The braai did not materialise.
But on the upside, on the way to buy some cigarettes and more mix for Albert’s whisky, we met two guys who checked into the hotel where I work yesterday. We ended up taking them home, getting drunk with them and having a great time in general. They left at around 23:00, which was actually a good thing because shortly after that, Albert got mightily sick. I haven’t checked yet (and I’m not going to) but I think he repainted the entire bathroom floor Puke Green. Fortunately today is Cleaning Day. He will be cleaning it up, because my sympathy for people who are stupid enough to get that drunk is strictly limited. When you start feeling sick, drinking stops being fun. That’s why you stop drinking before that. Which also neatly avoids situations like passing out and waking up with your nails painted sparkly pink (Yes, I am a bad person
)
But back to the guys. I think they were called Rowan and Chris. Chris is black, and on Friday night they and their friends got kicked out of one of our three nightclubs, because he was black. Yes, this is still South Africa. Apartheid is alive and well. Anyway, so they stopped us to ask for directions to any kind of metal club, which naturally we don’t have. So we invited them back to our place. Much fun was had by all. Chris thinks I’m some kind of genius because after three years of History of Art he doesn’t know what Pre-Raphaelite is. And despite never having studied that, I do. It’s very sad. He decided that I know everything.

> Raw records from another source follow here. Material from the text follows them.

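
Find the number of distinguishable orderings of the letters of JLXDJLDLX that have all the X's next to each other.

1680

Treat the 2 copies of X as a single block. The multiset to arrange is then {XX, D, D, J, J, L, L, L}, 8 items in all.
That gives (8)!/(3!·2!·2!) = 1680 arrangements.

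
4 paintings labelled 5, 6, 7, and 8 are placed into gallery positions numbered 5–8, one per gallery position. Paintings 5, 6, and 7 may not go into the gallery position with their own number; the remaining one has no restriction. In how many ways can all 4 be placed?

Let Aᵢ (for i ∈ {5, 6, 7}) be the placements that put painting i in its forbidden gallery position. Any j of these fix j positions, leaving (4−j)! ways to fill the rest, and there are C(3,j) ways to pick which j.
By inclusion–exclusion, the number of valid placements is Σ_{j=0}^{3} (−1)^j C(3,j)·(4−j)!.
Computing: 24 − 18 + 6 − 1 = 11.

11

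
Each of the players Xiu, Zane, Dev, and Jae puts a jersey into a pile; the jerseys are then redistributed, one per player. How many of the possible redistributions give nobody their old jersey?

This is the derangement count D_4: permutations of 4 items with no fixed point.
By inclusion–exclusion this is Σ_{j=0}^{4} (−1)^j C(4,j)·(4−j)!.
Computing: 24 − 24 + 12 − 4 + 1 = 9.

9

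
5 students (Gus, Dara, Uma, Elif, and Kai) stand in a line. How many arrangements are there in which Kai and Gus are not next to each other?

72

There are 5! = 120 arrangements in all. If Kai and Gus are adjacent, merging them into one block gives 2·(4)! = 48 arrangements.
Complementary counting: 120 − 48 = 72.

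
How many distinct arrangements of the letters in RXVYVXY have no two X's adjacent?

There are 7!/(2!·2!·2!) = 630 arrangements of RXVYVXY in total.
If the two X's are adjacent, glue them into one block, leaving 6 items to arrange: (6)!/(2!·2!) = 180 ways.
Hence 630 − 180 = 450.

450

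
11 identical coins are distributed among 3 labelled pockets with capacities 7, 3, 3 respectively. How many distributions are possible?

Without the upper bounds there are C(13,2) = 78 ways to split 11 among 3 pockets.
Subtract solutions that violate a single cap (substitute x_i' = x_i − (cap_i+1)): x_1 ≥ 8 gives C(5,2) = 10; x_2 ≥ 4 gives C(9,2) = 36; x_3 ≥ 4 gives C(9,2) = 36. Together 82.
Add back pairs where two caps are both exceeded: 0 + 0 + 10 = 10.
By inclusion–exclusion the count is 78 − 82 + 10 = 6.

6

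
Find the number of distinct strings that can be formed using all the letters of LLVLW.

Letter multiplicities in LLVLW: L×3, V×1, W×1.
Dividing 5! = 120 by 3! = 6 for the repeated letters gives 20.

20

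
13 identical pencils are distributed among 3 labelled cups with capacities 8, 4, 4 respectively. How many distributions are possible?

10

By stars and bars, unrestricted non-negative solutions to x_1+…+x_3 = 13 number C(13+2,2) = 105.
Subtract solutions that violate a single cap (substitute x_i' = x_i − (cap_i+1)): x_1 ≥ 9 gives C(6,2) = 15; x_2 ≥ 5 gives C(10,2) = 45; x_3 ≥ 5 gives C(10,2) = 45. Together 105.
Add back pairs where two caps are both exceeded: 0 + 0 + 10 = 10.
By inclusion–exclusion the count is 105 − 105 + 10 = 10.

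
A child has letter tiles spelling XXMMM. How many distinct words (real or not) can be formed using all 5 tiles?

The 5 letters of XXMMM have repeats: M appearing 3 times and X appearing twice.
The number of distinct arrangements is 5!/(3!·2!) = 120/12 = 10.

10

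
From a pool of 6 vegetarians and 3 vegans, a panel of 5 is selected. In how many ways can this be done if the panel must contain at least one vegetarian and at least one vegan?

With no constraint there are C(9,5) = 126 possible selections.
Subtract selections that omit an entire group: no vegetarians → C(3,5) = 0; no vegans → C(6,5) = 6.
Both groups omitted at once is impossible, so 126 − 6 = 120.

120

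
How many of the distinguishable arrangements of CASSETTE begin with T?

1260

Fix T in the first position and arrange the remaining 7 letters.
Those 7 letters have E appearing twice and S appearing twice, giving (7)!/(2!·2!) = 1260.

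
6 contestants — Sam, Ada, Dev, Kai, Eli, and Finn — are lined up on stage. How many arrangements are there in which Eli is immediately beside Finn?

Treat {Eli, Finn} as a single unit. There are 5 units to order, and the pair itself can be ordered 2 ways.
That gives 2 × 5! = 2 × 120 = 240.

240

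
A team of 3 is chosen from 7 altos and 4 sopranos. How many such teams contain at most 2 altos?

Split by how many altos are chosen (0 through 2).
Sum: C(7,0)·C(4,3) + C(7,1)·C(4,2) + C(7,2)·C(4,1) = 4 + 42 + 84 = 130.

130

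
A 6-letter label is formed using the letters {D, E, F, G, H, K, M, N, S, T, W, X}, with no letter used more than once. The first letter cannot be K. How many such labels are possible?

The first letter has 12−1 = 11 choices (anything except K).
The remaining 5 letters are filled from the other 11 symbols without repetition: 11 × 10 × 9 × 8 × 7 = 55440.
Total: 11 × 55440 = 609840.

609840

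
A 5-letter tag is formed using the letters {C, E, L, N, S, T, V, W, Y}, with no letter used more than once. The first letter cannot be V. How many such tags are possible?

The first letter has 9−1 = 8 choices (anything except V).
The remaining 4 letters are filled from the other 8 symbols without repetition: 8 × 7 × 6 × 5 = 1680.
Total: 8 × 1680 = 13440.

13440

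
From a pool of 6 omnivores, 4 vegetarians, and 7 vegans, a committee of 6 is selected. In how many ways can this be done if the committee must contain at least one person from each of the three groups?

9996

With no constraint there are C(17,6) = 12376 possible selections.
Selections missing a whole group: no omnivores → C(11,6) = 462; no vegetarians → C(13,6) = 1716; no vegans → C(10,6) = 210.
Add back selections omitting two groups (i.e. drawn from a single group): C(6,6) + C(4,6) + C(7,6) = 8.
By inclusion–exclusion: 12376 − 2388 + 8 = 9996.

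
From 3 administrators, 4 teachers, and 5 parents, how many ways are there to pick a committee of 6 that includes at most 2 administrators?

Split by how many administrators are chosen (0 through 2).
Sum: C(3,0)·C(9,6) + C(3,1)·C(9,5) + C(3,2)·C(9,4) = 84 + 378 + 378 = 840.

840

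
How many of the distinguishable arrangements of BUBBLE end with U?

20

With the last slot taken by U, it remains to arrange the other 5 letters (BBBLE).
Those 5 letters have B appearing 3 times, giving (5)!/(3!) = 20.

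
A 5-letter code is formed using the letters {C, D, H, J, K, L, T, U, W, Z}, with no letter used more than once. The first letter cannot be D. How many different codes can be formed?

27216

The first letter has 10−1 = 9 choices (anything except D).
The remaining 4 letters are filled from the other 9 symbols without repetition: 9 × 8 × 7 × 6 = 3024.
Total: 9 × 3024 = 27216.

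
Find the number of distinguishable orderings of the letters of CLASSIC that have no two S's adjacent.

Total arrangements of CLASSIC: 7!/(2!·2!) = 1260.
If the two S's are adjacent, glue them into one block, leaving 6 items to arrange: (6)!/(2!) = 360 ways.
Subtracting, 1260 − 360 = 900 arrangements keep the S's apart.

900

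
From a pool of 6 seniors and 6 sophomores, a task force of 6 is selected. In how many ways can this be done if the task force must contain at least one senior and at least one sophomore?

Unrestricted: C(12,6) = 924 ways to pick any 6 of the 12.
Subtract selections that omit an entire group: no seniors → C(6,6) = 1; no sophomores → C(6,6) = 1.
Both groups omitted at once is impossible, so 924 − 2 = 922.

922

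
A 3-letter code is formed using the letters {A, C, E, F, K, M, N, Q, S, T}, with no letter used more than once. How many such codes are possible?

With no repetition, fill the 3 letters in order: 10 choices, then 9, down to 8.
10 × 9 × 8 = 720.

720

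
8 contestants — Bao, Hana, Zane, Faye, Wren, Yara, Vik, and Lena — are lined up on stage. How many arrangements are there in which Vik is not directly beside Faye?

30240

Of the 8! = 40320 arrangements, those with Vik and Faye adjacent number 2 × 7! = 10080 (treat the pair as a block with 2 internal orders).
So 40320 − 10080 = 30240 arrangements keep them apart.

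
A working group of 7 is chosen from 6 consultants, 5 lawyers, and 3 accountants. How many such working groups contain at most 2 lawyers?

Split by how many lawyers are chosen (0 through 2).
Sum: C(5,0)·C(9,7) + C(5,1)·C(9,6) + C(5,2)·C(9,5) = 36 + 420 + 1260 = 1716.

1716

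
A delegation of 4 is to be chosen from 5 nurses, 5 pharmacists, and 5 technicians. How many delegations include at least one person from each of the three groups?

750

Total 4-person selections from all 15: C(15,4) = 1365.
Selections missing a whole group: no nurses → C(10,4) = 210; no pharmacists → C(10,4) = 210; no technicians → C(10,4) = 210.
Add back selections omitting two groups (i.e. drawn from a single group): C(5,4) + C(5,4) + C(5,4) = 15.
By inclusion–exclusion: 1365 − 630 + 15 = 750.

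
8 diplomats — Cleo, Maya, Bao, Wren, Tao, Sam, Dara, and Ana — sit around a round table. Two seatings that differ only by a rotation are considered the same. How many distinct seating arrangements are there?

Seat Cleo anywhere (absorbing the rotational symmetry), then permute the other 7: (7)! = 5040.

5040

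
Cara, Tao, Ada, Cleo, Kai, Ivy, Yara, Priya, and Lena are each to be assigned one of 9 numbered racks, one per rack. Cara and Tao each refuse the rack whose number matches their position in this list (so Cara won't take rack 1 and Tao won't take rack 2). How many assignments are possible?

287280

Let Aᵢ (for i ∈ {1, 2}) be the placements that put person i in their forbidden rack. Any j of these fix j positions, leaving (9−j)! ways to fill the rest, and there are C(2,j) ways to pick which j.
By inclusion–exclusion, the number of valid placements is Σ_{j=0}^{2} (−1)^j C(2,j)·(9−j)!.
Computing: 362880 − 80640 + 5040 = 287280.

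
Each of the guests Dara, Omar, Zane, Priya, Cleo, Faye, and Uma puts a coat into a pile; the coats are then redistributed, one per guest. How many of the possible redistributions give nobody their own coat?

Let Aᵢ be the assignments in which guest i gets their own coat. We want the size of the complement of A₁∪…∪A_7.
By inclusion–exclusion this is Σ_{j=0}^{7} (−1)^j C(7,j)·(7−j)!.
Computing: 5040 − 5040 + 2520 − 840 + 210 − 42 + 7 − 1 = 1854.

1854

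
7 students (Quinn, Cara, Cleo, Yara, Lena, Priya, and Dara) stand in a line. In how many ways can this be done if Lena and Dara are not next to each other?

Of the 7! = 5040 arrangements, those with Lena and Dara adjacent number 2 × 6! = 1440 (treat the pair as a block with 2 internal orders).
So 5040 − 1440 = 3600 arrangements keep them apart.

3600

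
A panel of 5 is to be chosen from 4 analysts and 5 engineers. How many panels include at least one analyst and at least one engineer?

Unrestricted: C(9,5) = 126 ways to pick any 5 of the 9.
Selections missing a whole group: no analysts → C(5,5) = 1; no engineers → C(4,5) = 0.
Both groups omitted at once is impossible, so 126 − 1 = 125.

125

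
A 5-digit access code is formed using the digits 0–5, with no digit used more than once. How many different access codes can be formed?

This is a permutation of 5 out of 6: P(6,5) = 6!/1!.
That product is 6 × 5 × 4 × 3 × 2 = 720.

720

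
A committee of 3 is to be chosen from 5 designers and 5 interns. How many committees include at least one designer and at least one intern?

Unrestricted: C(10,3) = 120 ways to pick any 3 of the 10.
Subtract selections that omit an entire group: no designers → C(5,3) = 10; no interns → C(5,3) = 10.
Both groups omitted at once is impossible, so 120 − 20 = 100.

100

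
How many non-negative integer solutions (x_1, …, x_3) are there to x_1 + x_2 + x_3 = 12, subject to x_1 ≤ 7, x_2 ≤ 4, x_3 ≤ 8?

30

By stars and bars, unrestricted non-negative solutions to x_1+…+x_3 = 12 number C(12+2,2) = 91.
Subtract solutions that violate a single cap (substitute x_i' = x_i − (cap_i+1)): x_1 ≥ 8 gives C(6,2) = 15; x_2 ≥ 5 gives C(9,2) = 36; x_3 ≥ 9 gives C(5,2) = 10. Together 61.
No two caps can be exceeded simultaneously, so the pair terms are all 0.
By inclusion–exclusion the count is 91 − 61 + 0 = 30.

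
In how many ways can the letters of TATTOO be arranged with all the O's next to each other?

Treat the 2 copies of O as a single block. The multiset to arrange is then {OO, A, T, T, T}, 5 items in all.
That gives (5)!/(3!) = 20 arrangements.

20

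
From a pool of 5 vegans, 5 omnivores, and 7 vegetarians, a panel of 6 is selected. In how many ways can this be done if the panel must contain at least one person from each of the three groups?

Total 6-person selections from all 17: C(17,6) = 12376.
Selections missing a whole group: no vegans → C(12,6) = 924; no omnivores → C(12,6) = 924; no vegetarians → C(10,6) = 210.
Add back selections omitting two groups (i.e. drawn from a single group): C(5,6) + C(5,6) + C(7,6) = 7.
By inclusion–exclusion: 12376 − 2058 + 7 = 10325.

10325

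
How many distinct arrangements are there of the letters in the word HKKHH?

Letter multiplicities in HKKHH: H×3, K×2.
So there are 5! / (3!·2!) = 10 distinguishable arrangements.

10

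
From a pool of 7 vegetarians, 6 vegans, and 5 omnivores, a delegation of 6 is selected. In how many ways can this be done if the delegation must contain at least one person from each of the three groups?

15470

Unrestricted: C(18,6) = 18564 ways to pick any 6 of the 18.
Subtract selections that omit an entire group: no vegetarians → C(11,6) = 462; no vegans → C(12,6) = 924; no omnivores → C(13,6) = 1716.
Add back selections omitting two groups (i.e. drawn from a single group): C(7,6) + C(6,6) + C(5,6) = 8.
By inclusion–exclusion: 18564 − 3102 + 8 = 15470.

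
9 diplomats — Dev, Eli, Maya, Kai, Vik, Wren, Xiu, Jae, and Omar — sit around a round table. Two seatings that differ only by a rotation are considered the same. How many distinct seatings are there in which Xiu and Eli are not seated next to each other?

All circular seatings of 9 people number (8)! = 40320.
Those with Xiu next to Eli: fuse the pair into one unit and seat 8 units around a circle — 2·(7)! = 10080.
Subtracting, 40320 − 10080 = 30240.

30240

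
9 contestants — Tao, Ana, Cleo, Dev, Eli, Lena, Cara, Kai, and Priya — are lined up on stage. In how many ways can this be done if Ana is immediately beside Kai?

80640

Place the 7 others and the Ana-Kai pair as 8 objects in a line; the pair has 2 internal arrangements.
That gives 2 × 8! = 2 × 40320 = 80640.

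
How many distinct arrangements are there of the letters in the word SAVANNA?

420

SAVANNA has 7 letters with A appearing 3 times and N appearing twice.
Dividing 7! = 5040 by 3!·2! = 12 for the repeated letters gives 420.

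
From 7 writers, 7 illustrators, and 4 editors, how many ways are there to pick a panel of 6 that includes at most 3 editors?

Split by how many editors are chosen (0 through 3).
Sum: C(4,0)·C(14,6) + C(4,1)·C(14,5) + C(4,2)·C(14,4) + C(4,3)·C(14,3) = 3003 + 8008 + 6006 + 1456 = 18473.

18473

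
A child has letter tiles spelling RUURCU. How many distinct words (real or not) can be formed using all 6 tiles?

Letter multiplicities in RUURCU: C×1, R×2, U×3.
The number of distinct arrangements is 6!/(3!·2!) = 720/12 = 60.

60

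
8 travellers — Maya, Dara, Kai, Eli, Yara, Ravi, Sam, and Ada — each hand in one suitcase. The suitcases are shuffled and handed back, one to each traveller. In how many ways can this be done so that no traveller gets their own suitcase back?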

Which is funny, because recently I’ve come to the conclusion that I don’t know very much about anything at all. There are whole schools of knowledge that I don’t know about at all. And that’s strange, because people who meet me often think that I know many things about many subjects – and the funny thing is, often I do. But only the surface things, the things I would expect any half-intelligent human being to know. And then they treat it like divine wisdom handed down from on high – and I might be completely wrong. I’ve been completely wrong about any number of things, like the rime I thought a fat thirteen-year-old could get away with hotpants and high heels. Have we become so ignorant that the ignorant are considered wise? Because I am ignorant of so many things, and yet…some people find my intelligence intimidating.
People are weird. People are like aliens but without the things that make aliens funny. Like tentacles. I would much rather have tentacles than nose hair, actually.
I ended up cooking the boerewors in the pan – it turned out nicer than it would have if we’d tried to braai it, and putting it on bread slices. Albert didn’t have any. His loss. There wasn’t room in the tiny fridge for his leftover so I put it in a covered dish and left it on the counter. Hope the ants don’t eat it.
Albert just called. Was very apologetic re:puking all over bathroom last night, forgetting to light the fire etc. Was also v. worried, as he woke up and went ‘WTF where’s my girlfriend?’. Also worried about whether or not I ate last night. Infromed him re: location of his dinner and womanfully restrained myself from mocking the man with the hangover.


That’s my man. He might be a doofus, but he’s a sweet doofus.